Cuando vacilas, nadie confía.

Dígase lo mismo de las creencias primeras y fundamentales: si se ponen en duda, la defección está asegurada.

 En el artículo anterior citaba el hecho fundante del cristianismo en el que San Pablo basa la fe de los cristianos, la resurrección de Cristo (I Cor.15, 12) “Si la resurrección de los muertos no se da, tampoco Cristo resucito. Y si Cristo no resucitó, vana es nuestra predicación, vana nuestra fe”, con el añadido, a la fe, de la esperanza: “Si nuestra esperanza en Cristo sólo se refiere a esa vida, somos los más desdichados de todos los seres humanos”.

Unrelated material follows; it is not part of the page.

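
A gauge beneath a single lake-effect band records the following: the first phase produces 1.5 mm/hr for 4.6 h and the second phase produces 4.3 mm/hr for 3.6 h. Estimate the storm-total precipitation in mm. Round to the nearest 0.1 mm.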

En consonancia con estas citas, la Iglesia dejó sentado en su Catecismo que “la resurrección de Jesús es la verdad culminante de nuestra fe en Cristo”. Resulta curiosa la doble titularidad del sujeto de la fe: Jesús y Cristo. Jesús resucita, como dando a entender que Jesús era el hombre, y los fieles desde ese momento Jesús se transforma en Cristo, en el cual deben creer, que es Dios.

Si bien la resurrección es algo presupuesto y dado por sentado en las Cartas, en los Hechos y en los Evangelios, si miramos detenidamente no está tan clara la cosa cuando se disecciona el primero de los evangelios, el de Marcos, porque parece que para este evangelista la resurrección de Cristo no existe.

Un símil teatral: tres personajes en escena; hablan de alguien que no se ve; dicen que está en la estancia de al lado; hablan de él, de que lo esperan, de su fisonomía… El espectador da por supuesto que el desconocido ausente está ahí, existe.  Lo mismo sucede con el relato de Marcos: el domingo por la mañana, tres mujeres se presentan ante el sepulcro; ven un joven vestido con una túnica blanca sentado junto a la cancela; el joven les dice que Jesús no está en el sepulcro, que ha resucitado. Asustadas, las tres mujeres salen huyendo. Tanto su versión como la del centurión testigo, lo único que certifican es que el sepulcro estaba vacío.

Según muchos biblistas entendidos, los posteriores versículos que relatan apariciones de Jesús son un añadido que varía según múltiples versiones.

En Mateo, 28, 15 aparece la versión que los soldados ofrecieron, después de recibir una fuerte suma de dinero, comprados por los sacerdotes: “Decid que durante la noche, mientras dormíais, los discípulos de Jesús vinieron y robaron el cuerpo… Ellos, tomando el dinero,  hicieron como se les había dicho. Y ésa es la explicación que hasta el día de hoy circula entre los judíos”.

Aventuramos otra versión también lógica, que José de Arimatea hubiera depositado el cuerpo en otro lugar distinto al que estaba destinado alguien que había sido ajusticiado por rebelión contra el Imperio y cuyo destino era la fosa común. Pero, lo que todos los comentaristas dicen: ¿cómo es posible que un hecho que es clave en la fe cristiana  sea relatado de manera tan diversa en las cuatro fuentes oficiales del cristianismo?

¿Dónde se encuentra la verdad? ¿En la resurrección o en el secuestro del cadáver? Es muy lógico pensar en la segunda opción, por ser lo  natural y más concorde con las leyes biológicas. Cada uno es muy libre de pensar lo que quiera y de creer, incluso, cosas imposibles, porque un muerto, si tal es su condición, no puede regresar a la vida. Si recobra la vida es que no estaba muerto.

Entre los judíos, sabido que el sepulcro estaba vacío, la convicción fue que alguien se había adueñado del cuerpo de Jesús. Curiosamente este rumor lo corrobora el mártir Justino en su obra Diálogo con Trifón, confirmando lo que hoy han deducido los estudiosos y que en su tiempo pensaban los judíos: que Jesús había sido crucificado por embaucador, en realidad por sedición, y que su resurrección era una invención de los discípulos de Jesús después de haber robado su cuerpo.

A cualquier ciudadano europeo, abrumado por una apabullante tradición de enseñanzas, celebraciones y cristos enseñoreando cualquier rincón y actividad, le es imposible negarse a aceptar la versión cristiana. Ni se le pasa por la cabeza. Pensar en esa posibilidad incluso al más agnóstico asusta porque supone destruir toda una civilización.